Film

Inside Not-So-Straight

Director Spike Lee takes a typical bank heist tale and makes it as much about power and politics as any big-time payday.

Spike Lee is the crazy street preacher of American cinema. Not even Oliver Stone, that marvelous madman who has devoted his overblown oeuvre to ferreting out national conspiracies and corruptions, dares to stand quite so far out in busy intersections, waggling his fingers and shouting damnation at passersby. Despite the shark-infested commercial waters they swim in, Lee and Stone share that granddaddy of all artistic excesses: a genuine lack of interest in their audiences. Lee, particularly, rarely reins himself in; he seems perfectly content simply to sermonize to the high heavens, turning a blind eye to everyone who's crossing the street to avoid being skewered by his stare or being flecked with his self-important spittle. He's never really seemed to learn the lesson that he could show us instead of telling us ' or, in his case, instead of yelling at us and jumping up and down on the pavement.

He's had his moments. There has always been a startling spark to his direction and his writing, an energy and intelligence that embraces and engages thinking audiences. And he wants to talk about important things ' race, class, power ' in a visceral, stream-of-consciousness way that hardly anyone else seems to have the desire to bring to that kind of cultural discussion. But once he's got our attention, he all too often bludgeons us with it, forgetting to be the kind of subtle storyteller that can stun audiences into self-aware silence. Unfortunately, up until now, it's only been in lesser-known films like Clockers and Summer of Sam that he's managed to make huge statements without resorting to his usual level of visual and aural assault and battery. And nobody really talks about those Spike Lee movies, do they? Inside Man might change that.

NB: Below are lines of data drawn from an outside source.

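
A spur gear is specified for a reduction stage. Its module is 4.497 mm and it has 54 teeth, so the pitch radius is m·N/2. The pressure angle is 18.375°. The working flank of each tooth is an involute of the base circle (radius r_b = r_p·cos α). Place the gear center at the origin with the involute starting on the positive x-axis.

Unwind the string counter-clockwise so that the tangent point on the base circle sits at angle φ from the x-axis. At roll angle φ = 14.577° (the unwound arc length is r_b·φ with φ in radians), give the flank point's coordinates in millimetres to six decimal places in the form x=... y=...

pitch radius r_p = m·N/2 = 4.497·54/2 = 121.419000
base radius r_b = r_p·cos α = 121.419000·cos 18.375° = 115.228288
roll angle φ = 14.577° = 0.25441665 rad
x = r_b·(cos φ + φ·sin φ) = 115.228288·(0.96781028 + 0.25441665·0.25168087) = 118.897397
y = r_b·(sin φ − φ·cos φ) = 115.228288·(0.25168087 − 0.25441665·0.96781028) = 0.628436

x=118.897397 y=0.628436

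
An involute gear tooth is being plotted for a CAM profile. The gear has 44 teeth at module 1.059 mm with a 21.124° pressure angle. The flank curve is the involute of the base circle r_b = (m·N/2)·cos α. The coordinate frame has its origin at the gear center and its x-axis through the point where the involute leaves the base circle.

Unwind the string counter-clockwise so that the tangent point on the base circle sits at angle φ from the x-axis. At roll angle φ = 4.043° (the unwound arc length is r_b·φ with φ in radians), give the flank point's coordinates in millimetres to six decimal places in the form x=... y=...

x=21.786474 y=0.002544

pitch radius r_p = m·N/2 = 1.059·44/2 = 23.298000
base radius r_b = r_p·cos α = 23.298000·cos 21.124° = 21.732436
roll angle φ = 4.043° = 0.07056366 rad
x = r_b·(cos φ + φ·sin φ) = 21.732436·(0.99751142 + 0.07056366·0.07050512) = 21.786474
y = r_b·(sin φ − φ·cos φ) = 21.732436·(0.07050512 − 0.07056366·0.99751142) = 0.002544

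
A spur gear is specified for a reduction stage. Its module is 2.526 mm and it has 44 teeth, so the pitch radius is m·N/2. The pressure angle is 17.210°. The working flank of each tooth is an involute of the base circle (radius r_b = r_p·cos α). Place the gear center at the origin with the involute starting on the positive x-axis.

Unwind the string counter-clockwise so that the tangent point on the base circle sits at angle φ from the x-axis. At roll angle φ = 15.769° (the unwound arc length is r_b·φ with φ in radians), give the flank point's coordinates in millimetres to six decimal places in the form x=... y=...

x=55.056409 y=0.366094

pitch radius r_p = m·N/2 = 2.526·44/2 = 55.572000
base radius r_b = r_p·cos α = 55.572000·cos 17.210° = 53.083860
roll angle φ = 15.769° = 0.27522097 rad
x = r_b·(cos φ + φ·sin φ) = 53.083860·(0.96236517 + 0.27522097·0.27175960) = 55.056409
y = r_b·(sin φ − φ·cos φ) = 53.083860·(0.27175960 − 0.27522097·0.96236517) = 0.366094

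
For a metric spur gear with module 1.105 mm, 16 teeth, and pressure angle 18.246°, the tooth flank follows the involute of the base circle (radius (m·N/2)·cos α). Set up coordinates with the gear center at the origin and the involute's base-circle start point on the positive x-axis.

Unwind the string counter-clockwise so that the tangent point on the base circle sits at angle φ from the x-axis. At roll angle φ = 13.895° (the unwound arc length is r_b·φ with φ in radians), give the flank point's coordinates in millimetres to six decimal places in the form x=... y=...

pitch radius r_p = m·N/2 = 1.105·16/2 = 8.840000
base radius r_b = r_p·cos α = 8.840000·cos 18.246° = 8.395534
roll angle φ = 13.895° = 0.24251350 rad
x = r_b·(cos φ + φ·sin φ) = 8.395534·(0.97073744 + 0.24251350·0.24014333) = 8.638798
y = r_b·(sin φ − φ·cos φ) = 8.395534·(0.24014333 − 0.24251350·0.97073744) = 0.039681

x=8.638798 y=0.039681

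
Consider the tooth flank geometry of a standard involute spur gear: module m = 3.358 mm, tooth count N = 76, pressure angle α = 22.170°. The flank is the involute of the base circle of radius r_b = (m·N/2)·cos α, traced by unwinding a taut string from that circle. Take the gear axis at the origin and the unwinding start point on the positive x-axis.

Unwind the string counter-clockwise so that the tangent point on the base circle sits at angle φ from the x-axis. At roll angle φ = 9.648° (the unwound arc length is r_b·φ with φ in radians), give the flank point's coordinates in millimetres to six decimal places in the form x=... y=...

pitch radius r_p = m·N/2 = 3.358·76/2 = 127.604000
base radius r_b = r_p·cos α = 127.604000·cos 22.170° = 118.170019
roll angle φ = 9.648° = 0.16838937 rad
x = r_b·(cos φ + φ·sin φ) = 118.170019·(0.98585598 + 0.16838937·0.16759471) = 119.833515
y = r_b·(sin φ − φ·cos φ) = 118.170019·(0.16759471 − 0.16838937·0.98585598) = 0.187542

x=119.833515 y=0.187542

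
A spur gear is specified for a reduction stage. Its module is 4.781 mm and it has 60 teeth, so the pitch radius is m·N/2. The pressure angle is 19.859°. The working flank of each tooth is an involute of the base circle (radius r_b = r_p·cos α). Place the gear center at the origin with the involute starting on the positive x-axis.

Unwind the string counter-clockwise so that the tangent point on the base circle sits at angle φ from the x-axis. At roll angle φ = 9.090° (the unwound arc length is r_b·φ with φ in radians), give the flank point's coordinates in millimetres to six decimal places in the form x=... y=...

pitch radius r_p = m·N/2 = 4.781·60/2 = 143.430000
base radius r_b = r_p·cos α = 143.430000·cos 19.859° = 134.900427
roll angle φ = 9.090° = 0.15865043 rad
x = r_b·(cos φ + φ·sin φ) = 134.900427·(0.98744140 + 0.15865043·0.15798573) = 136.587478
y = r_b·(sin φ − φ·cos φ) = 134.900427·(0.15798573 − 0.15865043·0.98744140) = 0.179111

x=136.587478 y=0.179111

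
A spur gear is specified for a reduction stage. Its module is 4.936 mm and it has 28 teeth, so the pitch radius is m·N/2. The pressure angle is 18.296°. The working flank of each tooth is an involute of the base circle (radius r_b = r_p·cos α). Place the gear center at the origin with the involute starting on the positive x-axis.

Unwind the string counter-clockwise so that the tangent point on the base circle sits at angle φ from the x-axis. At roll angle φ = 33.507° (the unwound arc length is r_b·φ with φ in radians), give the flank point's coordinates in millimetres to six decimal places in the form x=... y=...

pitch radius r_p = m·N/2 = 4.936·28/2 = 69.104000
base radius r_b = r_p·cos α = 69.104000·cos 18.296° = 65.610613
roll angle φ = 33.507° = 0.58480747 rad
x = r_b·(cos φ + φ·sin φ) = 65.610613·(0.83381838 + 0.58480747·0.55203886) = 75.888833
y = r_b·(sin φ − φ·cos φ) = 65.610613·(0.55203886 − 0.58480747·0.83381838) = 4.226349

x=75.888833 y=4.226349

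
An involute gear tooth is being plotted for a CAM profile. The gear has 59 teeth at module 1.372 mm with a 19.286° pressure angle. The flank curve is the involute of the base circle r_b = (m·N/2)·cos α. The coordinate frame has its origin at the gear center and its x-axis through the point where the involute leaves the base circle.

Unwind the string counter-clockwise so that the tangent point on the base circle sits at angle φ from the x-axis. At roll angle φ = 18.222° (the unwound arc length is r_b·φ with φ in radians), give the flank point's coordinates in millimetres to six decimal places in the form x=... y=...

pitch radius r_p = m·N/2 = 1.372·59/2 = 40.474000
base radius r_b = r_p·cos α = 40.474000·cos 19.286° = 38.202667
roll angle φ = 18.222° = 0.31803390 rad
x = r_b·(cos φ + φ·sin φ) = 38.202667·(0.94985205 + 0.31803390·0.31269966) = 40.086102
y = r_b·(sin φ − φ·cos φ) = 38.202667·(0.31269966 − 0.31803390·0.94985205) = 0.405503

x=40.086102 y=0.405503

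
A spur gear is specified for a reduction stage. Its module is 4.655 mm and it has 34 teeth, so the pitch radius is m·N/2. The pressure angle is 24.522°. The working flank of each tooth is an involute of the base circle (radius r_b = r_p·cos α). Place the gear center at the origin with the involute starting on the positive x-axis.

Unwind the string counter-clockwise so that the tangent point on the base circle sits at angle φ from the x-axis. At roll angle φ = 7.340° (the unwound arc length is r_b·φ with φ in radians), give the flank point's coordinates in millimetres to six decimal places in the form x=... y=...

x=72.585546 y=0.050373

pitch radius r_p = m·N/2 = 4.655·34/2 = 79.135000
base radius r_b = r_p·cos α = 79.135000·cos 24.522° = 71.997179
roll angle φ = 7.340° = 0.12810717 rad
x = r_b·(cos φ + φ·sin φ) = 71.997179·(0.99180549 + 0.12810717·0.12775705) = 72.585546
y = r_b·(sin φ − φ·cos φ) = 71.997179·(0.12775705 − 0.12810717·0.99180549) = 0.050373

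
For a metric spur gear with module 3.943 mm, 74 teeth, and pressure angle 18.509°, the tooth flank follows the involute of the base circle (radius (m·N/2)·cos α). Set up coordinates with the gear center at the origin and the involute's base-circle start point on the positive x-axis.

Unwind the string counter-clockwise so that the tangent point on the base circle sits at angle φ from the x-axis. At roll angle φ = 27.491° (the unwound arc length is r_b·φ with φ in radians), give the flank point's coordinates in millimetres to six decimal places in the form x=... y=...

x=153.364327 y=4.977525

pitch radius r_p = m·N/2 = 3.943·74/2 = 145.891000
base radius r_b = r_p·cos α = 145.891000·cos 18.509° = 138.344613
roll angle φ = 27.491° = 0.47980846 rad
x = r_b·(cos φ + φ·sin φ) = 138.344613·(0.88708335 + 0.47980846·0.46160928) = 153.364327
y = r_b·(sin φ − φ·cos φ) = 138.344613·(0.46160928 − 0.47980846·0.88708335) = 4.977525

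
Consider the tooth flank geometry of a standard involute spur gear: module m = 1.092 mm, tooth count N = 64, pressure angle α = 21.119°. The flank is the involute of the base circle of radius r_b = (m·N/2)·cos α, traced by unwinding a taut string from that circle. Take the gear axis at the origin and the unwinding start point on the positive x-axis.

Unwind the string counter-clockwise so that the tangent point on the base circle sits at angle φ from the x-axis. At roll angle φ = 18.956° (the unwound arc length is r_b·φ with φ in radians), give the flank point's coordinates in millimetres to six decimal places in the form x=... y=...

x=34.332434 y=0.389195

pitch radius r_p = m·N/2 = 1.092·64/2 = 34.944000
base radius r_b = r_p·cos α = 34.944000·cos 21.119° = 32.596955
roll angle φ = 18.956° = 0.33084461 rad
x = r_b·(cos φ + φ·sin φ) = 32.596955·(0.94576832 + 0.33084461·0.32484195) = 34.332434
y = r_b·(sin φ − φ·cos φ) = 32.596955·(0.32484195 − 0.33084461·0.94576832) = 0.389195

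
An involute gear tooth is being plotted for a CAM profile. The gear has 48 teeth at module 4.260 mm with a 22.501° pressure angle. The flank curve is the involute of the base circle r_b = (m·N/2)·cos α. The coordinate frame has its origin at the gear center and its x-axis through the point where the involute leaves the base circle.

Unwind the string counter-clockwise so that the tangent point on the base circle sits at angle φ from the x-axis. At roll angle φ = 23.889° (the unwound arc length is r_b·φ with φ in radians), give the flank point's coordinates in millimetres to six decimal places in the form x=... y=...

x=102.313575 y=2.242690

pitch radius r_p = m·N/2 = 4.260·48/2 = 102.240000
base radius r_b = r_p·cos α = 102.240000·cos 22.501° = 94.456761
roll angle φ = 23.889° = 0.41694171 rad
x = r_b·(cos φ + φ·sin φ) = 94.456761·(0.91433172 + 0.41694171·0.40496606) = 102.313575
y = r_b·(sin φ − φ·cos φ) = 94.456761·(0.40496606 − 0.41694171·0.91433172) = 2.242690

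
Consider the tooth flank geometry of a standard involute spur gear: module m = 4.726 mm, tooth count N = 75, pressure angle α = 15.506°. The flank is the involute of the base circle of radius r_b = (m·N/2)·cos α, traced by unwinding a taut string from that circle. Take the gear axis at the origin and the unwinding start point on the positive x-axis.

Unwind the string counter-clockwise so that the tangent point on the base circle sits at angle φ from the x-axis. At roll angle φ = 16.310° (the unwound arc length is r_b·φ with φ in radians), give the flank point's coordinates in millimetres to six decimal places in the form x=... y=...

pitch radius r_p = m·N/2 = 4.726·75/2 = 177.225000
base radius r_b = r_p·cos α = 177.225000·cos 15.506° = 170.774446
roll angle φ = 16.310° = 0.28466320 rad
x = r_b·(cos φ + φ·sin φ) = 170.774446·(0.95975629 + 0.28466320·0.28083422) = 177.554100
y = r_b·(sin φ − φ·cos φ) = 170.774446·(0.28083422 − 0.28466320·0.95975629) = 1.302484

x=177.554100 y=1.302484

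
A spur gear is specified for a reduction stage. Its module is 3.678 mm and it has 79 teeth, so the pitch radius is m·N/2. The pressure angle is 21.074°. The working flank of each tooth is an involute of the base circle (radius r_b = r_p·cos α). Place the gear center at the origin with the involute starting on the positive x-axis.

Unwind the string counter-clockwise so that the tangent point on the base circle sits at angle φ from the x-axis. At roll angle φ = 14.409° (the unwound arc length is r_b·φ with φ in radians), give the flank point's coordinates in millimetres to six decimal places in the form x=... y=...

x=139.783440 y=0.714181

pitch radius r_p = m·N/2 = 3.678·79/2 = 145.281000
base radius r_b = r_p·cos α = 145.281000·cos 21.074° = 135.564142
roll angle φ = 14.409° = 0.25148449 rad
x = r_b·(cos φ + φ·sin φ) = 135.564142·(0.96854409 + 0.25148449·0.24884203) = 139.783440
y = r_b·(sin φ − φ·cos φ) = 135.564142·(0.24884203 − 0.25148449·0.96854409) = 0.714181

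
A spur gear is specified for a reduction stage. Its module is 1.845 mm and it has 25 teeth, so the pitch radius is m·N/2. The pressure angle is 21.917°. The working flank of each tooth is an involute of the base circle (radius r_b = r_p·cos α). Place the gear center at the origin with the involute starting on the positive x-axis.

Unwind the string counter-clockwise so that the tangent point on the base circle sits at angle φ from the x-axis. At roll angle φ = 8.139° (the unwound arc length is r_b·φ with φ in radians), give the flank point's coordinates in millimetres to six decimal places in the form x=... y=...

pitch radius r_p = m·N/2 = 1.845·25/2 = 23.062500
base radius r_b = r_p·cos α = 23.062500·cos 21.917° = 21.395670
roll angle φ = 8.139° = 0.14205235 rad
x = r_b·(cos φ + φ·sin φ) = 21.395670·(0.98992752 + 0.14205235·0.14157509) = 21.610453
y = r_b·(sin φ − φ·cos φ) = 21.395670·(0.14157509 − 0.14205235·0.98992752) = 0.020402

x=21.610453 y=0.020402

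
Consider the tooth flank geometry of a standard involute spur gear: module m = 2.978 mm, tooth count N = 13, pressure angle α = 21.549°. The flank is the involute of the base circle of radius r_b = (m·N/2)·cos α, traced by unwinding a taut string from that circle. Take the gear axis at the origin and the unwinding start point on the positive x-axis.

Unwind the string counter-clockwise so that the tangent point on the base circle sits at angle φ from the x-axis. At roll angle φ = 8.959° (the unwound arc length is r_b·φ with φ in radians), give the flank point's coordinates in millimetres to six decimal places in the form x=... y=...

x=18.222772 y=0.022887

pitch radius r_p = m·N/2 = 2.978·13/2 = 19.357000
base radius r_b = r_p·cos α = 19.357000·cos 21.549° = 18.004019
roll angle φ = 8.959° = 0.15636405 rad
x = r_b·(cos φ + φ·sin φ) = 18.004019·(0.98780003 + 0.15636405·0.15572765) = 18.222772
y = r_b·(sin φ − φ·cos φ) = 18.004019·(0.15572765 − 0.15636405·0.98780003) = 0.022887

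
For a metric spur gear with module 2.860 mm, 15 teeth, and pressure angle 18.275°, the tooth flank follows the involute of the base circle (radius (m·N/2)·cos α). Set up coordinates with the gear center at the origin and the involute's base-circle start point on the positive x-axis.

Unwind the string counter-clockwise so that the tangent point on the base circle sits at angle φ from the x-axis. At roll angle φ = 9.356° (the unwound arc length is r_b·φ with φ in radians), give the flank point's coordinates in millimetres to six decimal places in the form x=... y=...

pitch radius r_p = m·N/2 = 2.860·15/2 = 21.450000
base radius r_b = r_p·cos α = 21.450000·cos 18.275° = 20.368113
roll angle φ = 9.356° = 0.16329300 rad
x = r_b·(cos φ + φ·sin φ) = 20.368113·(0.98669730 + 0.16329300·0.16256828) = 20.637860
y = r_b·(sin φ − φ·cos φ) = 20.368113·(0.16256828 − 0.16329300·0.98669730) = 0.029483

x=20.637860 y=0.029483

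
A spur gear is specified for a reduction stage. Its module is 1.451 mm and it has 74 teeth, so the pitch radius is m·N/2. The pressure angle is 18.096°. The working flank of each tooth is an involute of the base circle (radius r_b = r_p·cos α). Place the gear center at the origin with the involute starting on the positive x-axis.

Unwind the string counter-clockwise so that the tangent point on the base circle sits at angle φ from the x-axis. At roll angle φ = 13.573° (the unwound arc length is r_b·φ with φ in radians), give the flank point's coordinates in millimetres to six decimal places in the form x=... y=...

x=52.443383 y=0.224873

pitch radius r_p = m·N/2 = 1.451·74/2 = 53.687000
base radius r_b = r_p·cos α = 53.687000·cos 18.096° = 51.031502
roll angle φ = 13.573° = 0.23689354 rad
x = r_b·(cos φ + φ·sin φ) = 51.031502·(0.97207170 + 0.23689354·0.23468406) = 52.443383
y = r_b·(sin φ − φ·cos φ) = 51.031502·(0.23468406 − 0.23689354·0.97207170) = 0.224873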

Dalton Russell (Clive Owen) is a criminal mastermind. He says so himself, speaking directly to the audience in the movie's opening moments. The close-up is so tight Owen might as well be gripping the camera and climbing on through. It's a marvelous use of the Brit's considerable charisma and a wholly innovative crime-drama narrative approach. The bad guy is basically daring us to look deeper, to try to figure him out, and that gets us thinking about motive ' his own and everybody else's, too. Lee then takes a quick ramble around a Wall Street bank's lobby to create a sense of the polyglot patrons in play before Russell and a well-masked handful of accomplices bust in and holler "hold-up." Right from the beginning, these aren't average everyday bank robbers. Russell announces his presence to a beat cop (Victor Colicchio) on the street outside, bringing the wrath of New York's finest to the doorstep of his heist. He puts all the hostages in the same overalls and masks he and his cohorts wear. He begins to systematically confuse them (and us), using blindfolds, gags and separation into constantly revolving small groups, random movement of certain individuals from room to room. And he wanders around the wide-open vault without so much as a backward glance at the stacks and stacks of cash, while his accomplices dig a hole in the branch's office-supply store room.

Meanwhile, Detective Keith Frazier (Denzel Washington) and his partner Bill Mitchell (Chiwetel Ejiofor) are the outside men, NYPD hostage negotiators tasked with bringing the standoff to a peaceful end. Frazier's a serious cop hellbent on promotion but facing questions about major money missing from a previous bust. He takes charge of the scene like he's taking hold of redemption and starts working Russell, but soon finds himself being the one worked ' by the maleficent Madeline White (Jodie Foster), a woman with city government connections hired by bank president Arthur Case (Christopher Plummer) as a kind of fixer. There's something in the bank Case wants protected at all costs, and it's not his money or his clients. By the time we start to figure out where this is all going and what everybody wants, we're a little like the cops in that we're not sure we can tell the bad guys from the good guys any more. They're all dressed the same.

It's a smart script. There are plenty of plot points easily figured out and a few too many implausibilities never fully explained, but first-time film writer Russell Gewirtz (TV's Blind Justice) plays excellent interference by keeping the suspense building and crafting fascinating characters. For much of the film, Lee stays out of his own way, shooting such a beautiful, intricate film (reminiscent of its touchstones Serpico and Dog Day Afternoon) that it makes his rare gimmicky lapses forgivable, even the tacked-on, weirdly Walter Mosley vibe of the final scene. The often overrated Washington is at his most comfortable (and successful) with Lee. Foster steals every scene. And a movie about a bank robbery ends up touching on issues like prejudice, complicity and the price of power built on the back of someone else's suffering.

In the end, it's too bad that no one told composer Terence Blanchard this wasn't a typical Spike Lee film. His score is intrusive and bombastic, its bass line sounding at times like it was plucked from the early Xanadu scenes of Citizen Kane or some melodramatic 1940s Egypt movie. It serves as a constant reminder of how very un-Spike Lee Inside Man really is. And that's why it works as well as it does.